Counting golf’s remaining blessings, hole by hole
The folks who follow the business of golf recently announced that the country’s supply of golf courses continued its downward trend of the last several years during 2011. The Cape Region has lost a few executive–style courses in recent years, but so far the waves buffeting the local golf course scene haven’t been nearly as devastating as in other parts of the country, such as Florida.
The National Golf Foundation reported March 22 that the equivalent of 157.5 18-hole courses closed in the United States last year, offset by a mere 19 new openings.
For those old enough to remember the heyday of golf course construction twenty years ago, those closing/opening ratios are the mirror image of what took place in the 1990s. In fact, in 2000 a new golf course opened up for nearly every calendar day of that year.
The rate of course closings during the current recession has yet to catch up to that amazing building spree. That makes sense.
Once a piece of infrastructure is built, closing or demolishing it is not usually an equally simple choice. Most golf courses built in the last twenty years were connected to real estate development. Few layouts were stand-alone projects.

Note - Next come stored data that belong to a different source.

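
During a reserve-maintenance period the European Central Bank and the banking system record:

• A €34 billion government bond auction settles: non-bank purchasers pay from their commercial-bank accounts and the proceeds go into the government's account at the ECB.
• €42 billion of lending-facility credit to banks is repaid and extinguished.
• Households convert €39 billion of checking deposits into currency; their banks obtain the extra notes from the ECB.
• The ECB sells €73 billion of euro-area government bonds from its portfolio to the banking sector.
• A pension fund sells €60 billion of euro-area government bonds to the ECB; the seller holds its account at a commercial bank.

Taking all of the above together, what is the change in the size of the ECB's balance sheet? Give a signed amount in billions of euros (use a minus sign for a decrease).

ECB balance sheet:
  Assets:      Securities −€13B, Loans to banks −€42B
  Liabilities: Bank reserves −€128B, Currency in circulation +€39B, Government deposits +€34B
Commercial banking system:
  Assets:      Reserves at CB −€128B, Securities +€73B
  Liabilities: Checkable deposits −€13B, Borrowings from CB −€42B
Change in total ECB assets = -€55 billion.

-€55 billion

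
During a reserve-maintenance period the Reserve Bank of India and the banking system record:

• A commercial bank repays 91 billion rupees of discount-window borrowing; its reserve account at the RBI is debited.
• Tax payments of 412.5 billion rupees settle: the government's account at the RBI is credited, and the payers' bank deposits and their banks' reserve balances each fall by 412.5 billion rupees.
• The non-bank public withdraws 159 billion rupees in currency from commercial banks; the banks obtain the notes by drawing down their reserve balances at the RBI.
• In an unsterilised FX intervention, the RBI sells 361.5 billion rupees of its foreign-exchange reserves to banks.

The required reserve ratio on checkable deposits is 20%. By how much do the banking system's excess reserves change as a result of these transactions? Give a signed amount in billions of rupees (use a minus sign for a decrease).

-909.7 billion

Discount-window repayment 91 billion rupees: reserves −91B, deposits 0.
Government account inflow 412.5 billion rupees: reserves −412.5B, deposits −412.5B.
Currency withdrawal 159 billion rupees: reserves −159B, deposits −159B.
FX sale 361.5 billion rupees: reserves −361.5B, deposits 0.
Totals: Δreserves = −1024B, Δdeposits = −571.5B.
Δrequired reserves = 20% × −571.5B = −114.3B.
Δexcess reserves = Δreserves − Δrequired = −1024B − (−114.3B) = -909.7 billion.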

Developers, and the folks who bought into these residential subdivisions with a golf course amenity, would be fully expected to try to keep the golf course open for as long as possible, if only to help prop up the resale values of the rest of the acreage.
In a March article in Golf Course Management magazine, NGF president Joe Beditz had this to say: “The slow correction that is now occurring is very much overdue and necessary, to help return the golf course business to a more healthy equilibrium between supply and demand.”
Based on NGF statistics, the industry still has a ways to go to meet that goal. By its reckoning, golf courses remain 17 per cent less crowded than was the case twenty years ago.
That may be nice for golfers, but for golf courses with tight budgets and heavy loans to manage, that is a daunting statistic.